Nimble has proven themselves to be not-so-nimble when it comes to “smart little loans”. Being known for approving loans to customers at very high interest rates, they have been caught up in a controversy storm following an investigation by the Australian Securities and Investments Commission. After ASIC looked into their lending practices, they discovered that Nimble had failed in its duty of care to be responsible in approving loans for consumers.
It was found that Nimble ASIC had not been properly assessing the financial situation of their customers looking to take out payday loans. Instead, they had been using unreliable algorithms to determine a customer’s ability to take out loans that did not properly take into account customer’s financial information. Thus, they failed to “make proper inquiries of consumers’ requirements and objectives,” as instead they were “of a general nature and resulted in not enough information for Nimble to fully understand the consumer’s needs.”
Subsequently, Nimble “did not take sufficient or appropriate steps as required by law before providing a loan to the customer.” They “failed to consistently recognise” when consumers were making repeat loan applications within a short period of time.
As a consequence of Nimble’s inefficiency when assessing a consumer’s ability to take out payday loans, the company must pay more than 7,000 customers in excess of $1.5 million through a remediation program run by Deloitte. This refund cannot take more than 6 months to be completed.
ASIC also recommends customers affected by Nimble’s lending practice should contact Nimble first, and if they still remain unsatisfied with the outcome, should lodge a complaint with the Credit and Investments Ombudsman.
In addition, a $50,000 donation to Financial Counselling Australia must be made under Nimble’s name, as well as a review of its current business operations and engagement with the consumer credit regime, by an external compliance consultant.
Nimble chief executive, Sami Malia, spoke out following the investigation. He states that the company “regrets any inconvenience” caused to consumers and are working to rectify these concerns.
“Nimble has identified and promptly resolved these issues. They affected around 1.2 per cent of loans written during the period from 1 July 2013 to 22 July 2015”.
“These application assessment issues were entirely unintended and were resolved in collaboration with ASIC. There has been no adverse findings against Nimble”.
Mr Malia also comments “Nimble is always striving to have the best credit assessment systems and has made a significant investment in its application assessment processes that allow Nimble to continue making responsible lending decisions.”
ASIC’s investigation not only highlights Nimble’s lending practices, but it also brings attention to the need for stronger laws in regards to the payday lending industry.
ASIC Deputy Peter Kell, in a statement, said, “This outcome is a further example of ASIC’s strong focus on the payday lending sector. This remains a high priority area for ASIC, and we expect the industry to continue to lift its game.”
Gerard Brody, chief executive of the Consumer Action Law Centre, weighed in on the situation.
When asked about his thoughts on the Nimble investigation, he stated, “To be honest, I found it unsurprising.”
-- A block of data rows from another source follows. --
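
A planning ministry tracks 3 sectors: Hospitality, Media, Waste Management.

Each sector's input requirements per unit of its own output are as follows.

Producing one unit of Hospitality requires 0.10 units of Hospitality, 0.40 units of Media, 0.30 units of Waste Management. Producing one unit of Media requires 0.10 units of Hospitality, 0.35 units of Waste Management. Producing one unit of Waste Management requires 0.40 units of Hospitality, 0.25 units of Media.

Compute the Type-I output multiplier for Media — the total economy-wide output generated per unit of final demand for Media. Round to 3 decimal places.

I − A =
  [   0.90    -0.10    -0.40]
  [  -0.40     1.00    -0.25]
  [  -0.30    -0.35     1.00]
Cofactors of I−A, C_ij = (−1)^(i+j)·(minor ij) (rows/columns in the sector order above):
  C_11 = (1.00)(1.00) − (-0.25)(-0.35) = 0.9125
  C_12 = −[(-0.40)(1.00) − (-0.25)(-0.30)] = 0.4750
  C_13 = (-0.40)(-0.35) − (1.00)(-0.30) = 0.4400
  C_21 = −[(-0.10)(1.00) − (-0.40)(-0.35)] = 0.2400
  C_22 = (0.90)(1.00) − (-0.40)(-0.30) = 0.7800
  C_23 = −[(0.90)(-0.35) − (-0.10)(-0.30)] = 0.3450
  C_31 = (-0.10)(-0.25) − (-0.40)(1.00) = 0.4250
  C_32 = −[(0.90)(-0.25) − (-0.40)(-0.40)] = 0.3850
  C_33 = (0.90)(1.00) − (-0.10)(-0.40) = 0.8600
det(I−A) = Σ_j (I−A)_1j·C_1j = (0.90)(0.9125) + (-0.10)(0.4750) + (-0.40)(0.4400) = 0.59775
adj(I−A) = Cᵀ =
  [ 0.9125   0.2400   0.4250]
  [ 0.4750   0.7800   0.3850]
  [ 0.4400   0.3450   0.8600]
(I − A)⁻¹ = adj(I−A) / det(I−A) ≈
  [   1.5266     0.4015     0.7110]
  [   0.7946     1.3049     0.6441]
  [   0.7361     0.5772     1.4387]
The output multiplier for sector j is the column-j sum of the Leontief inverse (I − A)⁻¹ = adj(I−A) / det(I−A).
Column 2 of adj(I−A): (0.2400, 0.7800, 0.3450); det(I−A) = 0.59775.
m_2 = (0.2400 + 0.7800 + 0.3450) / 0.59775 = 1.365 / 0.59775 ≈ 2.284.

m_2 = 2.284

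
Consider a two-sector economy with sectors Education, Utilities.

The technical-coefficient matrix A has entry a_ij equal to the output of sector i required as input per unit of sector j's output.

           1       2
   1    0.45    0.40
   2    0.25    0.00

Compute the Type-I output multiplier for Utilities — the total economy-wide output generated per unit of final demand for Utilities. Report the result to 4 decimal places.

I − A =
  [   0.55    -0.40]
  [  -0.25     1.00]
det(I−A) = (0.55)(1.00) − (-0.40)(-0.25) = 0.4500
adj(I−A) = [[1.00, 0.40], [0.25, 0.55]]
(I − A)⁻¹ = adj(I−A) / det(I−A) ≈
  [   2.22222     0.88889]
  [   0.55556     1.22222]
The output multiplier for sector j is the column-j sum of the Leontief inverse (I − A)⁻¹ = adj(I−A) / det(I−A).
Column 2 of adj(I−A): (0.40, 0.55); det(I−A) = 0.4500.
m_2 = (0.40 + 0.55) / 0.4500 = 0.95 / 0.4500 ≈ 2.1111.

m_2 = 2.1111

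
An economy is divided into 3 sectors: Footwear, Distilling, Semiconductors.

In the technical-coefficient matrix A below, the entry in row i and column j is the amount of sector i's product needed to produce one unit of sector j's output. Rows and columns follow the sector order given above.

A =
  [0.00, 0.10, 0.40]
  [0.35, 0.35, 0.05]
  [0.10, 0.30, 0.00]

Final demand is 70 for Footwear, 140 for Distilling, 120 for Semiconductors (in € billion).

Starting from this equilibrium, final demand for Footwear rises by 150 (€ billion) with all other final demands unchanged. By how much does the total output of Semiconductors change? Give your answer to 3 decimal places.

Δx_3 = 47.977

I − A =
  [   1.00    -0.10    -0.40]
  [  -0.35     0.65    -0.05]
  [  -0.10    -0.30     1.00]
Cofactors of I−A, C_ij = (−1)^(i+j)·(minor ij) (rows/columns in the sector order above):
  C_11 = (0.65)(1.00) − (-0.05)(-0.30) = 0.6350
  C_12 = −[(-0.35)(1.00) − (-0.05)(-0.10)] = 0.3550
  C_13 = (-0.35)(-0.30) − (0.65)(-0.10) = 0.1700
  C_21 = −[(-0.10)(1.00) − (-0.40)(-0.30)] = 0.2200
  C_22 = (1.00)(1.00) − (-0.40)(-0.10) = 0.9600
  C_23 = −[(1.00)(-0.30) − (-0.10)(-0.10)] = 0.3100
  C_31 = (-0.10)(-0.05) − (-0.40)(0.65) = 0.2650
  C_32 = −[(1.00)(-0.05) − (-0.40)(-0.35)] = 0.1900
  C_33 = (1.00)(0.65) − (-0.10)(-0.35) = 0.6150
det(I−A) = Σ_j (I−A)_1j·C_1j = (1.00)(0.6350) + (-0.10)(0.3550) + (-0.40)(0.1700) = 0.5315
adj(I−A) = Cᵀ =
  [ 0.6350   0.2200   0.2650]
  [ 0.3550   0.9600   0.1900]
  [ 0.1700   0.3100   0.6150]
(I − A)⁻¹ = adj(I−A) / det(I−A) ≈
  [   1.1947     0.4139     0.4986]
  [   0.6679     1.8062     0.3575]
  [   0.3198     0.5833     1.1571]
Δx = (I − A)⁻¹ Δd with Δd having +150 in the Footwear component and 0 elsewhere.
So Δx_3 = L_31 · (+150), where L_31 = adj(I−A)_31 / det(I−A) = 0.1700 / 0.5315.
Δx_3 = 0.1700 × (+150) / 0.5315 = 25.50 / 0.5315 ≈ 47.977.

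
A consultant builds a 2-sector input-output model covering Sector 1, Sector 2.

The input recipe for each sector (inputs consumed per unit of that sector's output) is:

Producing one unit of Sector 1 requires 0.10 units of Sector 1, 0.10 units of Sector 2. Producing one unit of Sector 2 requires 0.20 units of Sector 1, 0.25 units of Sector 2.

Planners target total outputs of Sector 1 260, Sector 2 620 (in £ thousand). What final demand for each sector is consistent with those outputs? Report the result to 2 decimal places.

I − A =
  [   0.90    -0.20]
  [  -0.10     0.75]
d = (I − A) x:
  d_1 = (+0.90)·260 + (-0.20)·620 = 110.00
  d_2 = (-0.10)·260 + (+0.75)·620 = 439.00

d_1 = 110.00, d_2 = 439.00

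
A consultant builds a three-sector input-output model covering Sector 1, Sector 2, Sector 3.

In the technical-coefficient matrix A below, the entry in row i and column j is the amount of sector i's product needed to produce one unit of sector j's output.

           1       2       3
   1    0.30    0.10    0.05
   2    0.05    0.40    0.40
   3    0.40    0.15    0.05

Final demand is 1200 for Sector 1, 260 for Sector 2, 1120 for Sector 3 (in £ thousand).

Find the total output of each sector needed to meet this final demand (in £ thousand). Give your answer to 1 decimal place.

I − A =
  [   0.70    -0.10    -0.05]
  [  -0.05     0.60    -0.40]
  [  -0.40    -0.15     0.95]
Cofactors of I−A, C_ij = (−1)^(i+j)·(minor ij) (rows/columns in the sector order above):
  C_11 = (0.60)(0.95) − (-0.40)(-0.15) = 0.5100
  C_12 = −[(-0.05)(0.95) − (-0.40)(-0.40)] = 0.2075
  C_13 = (-0.05)(-0.15) − (0.60)(-0.40) = 0.2475
  C_21 = −[(-0.10)(0.95) − (-0.05)(-0.15)] = 0.1025
  C_22 = (0.70)(0.95) − (-0.05)(-0.40) = 0.6450
  C_23 = −[(0.70)(-0.15) − (-0.10)(-0.40)] = 0.1450
  C_31 = (-0.10)(-0.40) − (-0.05)(0.60) = 0.0700
  C_32 = −[(0.70)(-0.40) − (-0.05)(-0.05)] = 0.2825
  C_33 = (0.70)(0.60) − (-0.10)(-0.05) = 0.4150
det(I−A) = Σ_j (I−A)_1j·C_1j = (0.70)(0.5100) + (-0.10)(0.2075) + (-0.05)(0.2475) = 0.323875
adj(I−A) = Cᵀ =
  [ 0.5100   0.1025   0.0700]
  [ 0.2075   0.6450   0.2825]
  [ 0.2475   0.1450   0.4150]
(I − A)⁻¹ = adj(I−A) / det(I−A) ≈
  [   1.5747     0.3165     0.2161]
  [   0.6407     1.9915     0.8723]
  [   0.7642     0.4477     1.2814]
x = (I − A)⁻¹ d = adj(I−A)·d / det(I−A), with det(I−A) = 0.323875:
  x_1 = (0.5100·1200 + 0.1025·260 + 0.0700·1120) / 0.323875 = 717.05 / 0.323875 ≈ 2214.0
  x_2 = (0.2075·1200 + 0.6450·260 + 0.2825·1120) / 0.323875 = 733.10 / 0.323875 ≈ 2263.5
  x_3 = (0.2475·1200 + 0.1450·260 + 0.4150·1120) / 0.323875 = 799.50 / 0.323875 ≈ 2468.5

x_1 = 2214.0, x_2 = 2263.5, x_3 = 2468.5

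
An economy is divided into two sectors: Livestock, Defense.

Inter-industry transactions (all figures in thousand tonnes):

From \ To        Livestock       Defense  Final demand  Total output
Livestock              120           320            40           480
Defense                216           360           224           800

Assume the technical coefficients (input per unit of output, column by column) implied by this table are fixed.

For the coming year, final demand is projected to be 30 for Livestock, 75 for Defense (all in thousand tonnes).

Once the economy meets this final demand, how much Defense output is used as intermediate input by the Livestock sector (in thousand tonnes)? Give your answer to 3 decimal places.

z_DL = 90.000

Technical coefficients a_ij = z_ij / X_j:
  a_LL = 120/480 = 0.25, a_DL = 216/480 = 0.45
  a_LD = 320/800 = 0.40, a_DD = 360/800 = 0.45
I − A =
  [   0.75    -0.40]
  [  -0.45     0.55]
det(I−A) = (0.75)(0.55) − (-0.40)(-0.45) = 0.2325
adj(I−A) = [[0.55, 0.40], [0.45, 0.75]]
(I − A)⁻¹ = adj(I−A) / det(I−A) ≈
  [   2.3656     1.7204]
  [   1.9355     3.2258]
First solve x = (I − A)⁻¹ d = adj(I−A)·d / det(I−A); in particular x_L = (0.55·30 + 0.40·75) / 0.2325 = 46.50 / 0.2325 = 200.00000.
Intermediate flow from D to L: z_DL = a_DL · x_L = 0.45 × 46.50 / 0.2325 = 20.925 / 0.2325 = 90.000.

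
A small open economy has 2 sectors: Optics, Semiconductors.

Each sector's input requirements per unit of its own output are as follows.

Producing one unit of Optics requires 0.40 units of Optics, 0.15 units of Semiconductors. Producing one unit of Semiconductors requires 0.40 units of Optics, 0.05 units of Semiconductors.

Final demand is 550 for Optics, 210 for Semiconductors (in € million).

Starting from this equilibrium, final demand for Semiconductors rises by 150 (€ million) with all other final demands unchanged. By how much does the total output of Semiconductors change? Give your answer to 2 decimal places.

Δx_S = 176.47

I − A =
  [   0.60    -0.40]
  [  -0.15     0.95]
det(I−A) = (0.60)(0.95) − (-0.40)(-0.15) = 0.5100
adj(I−A) = [[0.95, 0.40], [0.15, 0.60]]
(I − A)⁻¹ = adj(I−A) / det(I−A) ≈
  [   1.8627     0.7843]
  [   0.2941     1.1765]
Δx = (I − A)⁻¹ Δd with Δd having +150 in the Semiconductors component and 0 elsewhere.
So Δx_S = L_SS · (+150), where L_SS = adj(I−A)_SS / det(I−A) = 0.60 / 0.5100.
Δx_S = 0.60 × (+150) / 0.5100 = 90.00 / 0.5100 ≈ 176.47.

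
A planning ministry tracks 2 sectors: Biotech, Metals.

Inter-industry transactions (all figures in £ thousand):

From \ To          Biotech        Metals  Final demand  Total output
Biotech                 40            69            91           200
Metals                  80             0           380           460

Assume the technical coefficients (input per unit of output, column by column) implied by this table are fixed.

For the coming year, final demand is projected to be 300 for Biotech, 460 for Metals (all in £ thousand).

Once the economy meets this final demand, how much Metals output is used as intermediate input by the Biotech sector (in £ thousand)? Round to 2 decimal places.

Technical coefficients a_ij = z_ij / X_j:
  a_BB = 40/200 = 0.20, a_MB = 80/200 = 0.40
  a_BM = 69/460 = 0.15, a_MM = 0/460 = 0.00
I − A =
  [   0.80    -0.15]
  [  -0.40     1.00]
det(I−A) = (0.80)(1.00) − (-0.15)(-0.40) = 0.7400
adj(I−A) = [[1.00, 0.15], [0.40, 0.80]]
(I − A)⁻¹ = adj(I−A) / det(I−A) ≈
  [   1.3514     0.2027]
  [   0.5405     1.0811]
First solve x = (I − A)⁻¹ d = adj(I−A)·d / det(I−A); in particular x_B = (1.00·300 + 0.15·460) / 0.7400 = 369.00 / 0.7400 ≈ 498.6486.
Intermediate flow from M to B: z_MB = a_MB · x_B = 0.40 × 369.00 / 0.7400 = 147.60 / 0.7400 ≈ 199.46.

z_MB = 199.46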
“The consumer sector has known for years there is a systemic problem in the payday lending industry and ASIC’s probe has confirmed our concerns that these lenders aren’t doing the required due diligence and ensuring people are able to repay loans.”
“While ASIC can take action and get people $1.5 million in refunds, that’s after the harm has occurred.
“It really underscores why we need stronger laws to protect customers.”
Mr Brody recommends an interest rate cap of 48 per cent on all consumer credit. This is in comparison to the current interest rate of small-amount loans under $2000 that can have annual interest rates of up to 400 per cent.
He believes, “In our experience with clients, people have a really ambivalent relationship with payday lenders.
“They’re often in a financially desperate situation and see this as the answer that’s going to give them some relief, but they quickly become aware that the relief is short-term and when the repayments roll around realise they’re being ripped off.”
This is why Consumer Action also calls for a stricter limit on how much a borrower’s income a payday lender can deduct to repay a loan; being capped at 5 per cent.
However, chief executive of the National Credit Providers Association peak body representing payday lenders, Phil Johns, disagrees with this sentiment.
He counteracts, “Nimble does not lend to anyone receiving benefits, so to draw conclusion that everyone using ‘payday loans’ is ‘financially desperate’ is misleading in this case and does not represent the vast majority, who use this product successfully.”
Mr John’s comments that payday loan interest rates should not be calculated annually as it is unfair for consumers whose loans do not run for a year minimum.
“The key word is ‘annual’ and does not become meaningful until a loan runs for one year, so for any loan that runs for less than a year it is misleading.”
Mr Johns also predicts that any payday lender company who is focused on short-term sales rather than compliance with consumer credit regime will “not be in business in five years’ time.
“It is clear under principles based legislation, lenders must take the most conservative view of the law, not necessarily the rule of law. A constant theme from ASIC is there must be individual assessment of a consumer’s situation.”
ASIC’s probe into Nimble’s lending practices is not the first time Nimble has been in the middle of a controversy. Prior to this investigation, Nimble had been criticised for its TV advertising which supported customers taking out payday loans for day-to-day living expenses as an alternative to taking advantage of any hardship programs offered by utility providers.